El oficialismo, empezando por Máximo Kirchner, criticó duramente a Macri por su viaje a Paris, como escala de un viaje posterior a Suiza, donde debe cumplir tareas como presidente de la Fundación FIFA. Macri paga de su bolsillo el viaje a Europa. ¿Importa en qué hotel se aloja? Cuando era presidenta, a Cristina Kirchner le gustaba alojarse en los mejores hoteles del mundo (el Maurice, de París; el Eden, de Roma, o el Mandarin, de Nueva York), que eran sufragados por los recursos del Estado. Macri nació en una familia rica. Eso lo sabía cualquier argentino antes de que lo votaran dos veces como jefe de gobierno de ciudad y luego como presidente de la Nación. ¿Por qué tendría que parar ahora en hoteles más baratos que los que lo alojaron siempre? ¿Por qué nadie decía nada cuando Cristina contrataba hoteles muy caros y, en cambio, es un pecado inadmisible cuando lo hace Macri con su propio dinero?

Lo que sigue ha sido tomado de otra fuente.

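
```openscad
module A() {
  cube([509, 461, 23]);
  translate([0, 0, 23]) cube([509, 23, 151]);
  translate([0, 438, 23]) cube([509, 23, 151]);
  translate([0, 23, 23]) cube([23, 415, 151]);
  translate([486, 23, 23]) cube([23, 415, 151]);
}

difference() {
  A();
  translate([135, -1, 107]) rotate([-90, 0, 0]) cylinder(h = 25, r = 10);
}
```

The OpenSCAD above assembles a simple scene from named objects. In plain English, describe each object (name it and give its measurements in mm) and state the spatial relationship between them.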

Cristina Kirchner pasó gran parte de los últimos años en Cuba, donde estaba su hija enferma. La esposa de Macri, Juliana Awada, tiene una hija de su primer matrimonio, Valentina, que vive con ella. Pero esa hija pasó los últimos meses con su padre, que vive en París. La ex primera dama quería ver a su hija, como Cristina quería ver a la suya. ¿Por qué no es criticable que Cristina haya viajado varias veces a Cuba para visitar a su hija y sí lo es que Macri haya viajado a París para acompañar a su esposa, que también quería ver a su hija? ¿Acaso Cuba no merece reproches porque la controla la familia Castro, pero es objetable que el expresidente viaje a la Francia democrática? Quien esto escribe no criticó nunca a Cristina Kirchner por sus viajes a Cuba. Era una cuestión familiar y humana. Esta fuera del análisis político.
Párrafo aparte merece la módica manifestación contra Macri en París (fue más que módica: fue insignificante) hecha por algunos argentinos que viven en París y que se dicen kirchneristas. Más allá de la detestable costumbre argentina del escrache, esos argentinos están contentos promoviendo la revolución latinoamericana desde los cafés parisinos. La gauche divine no ha muerto.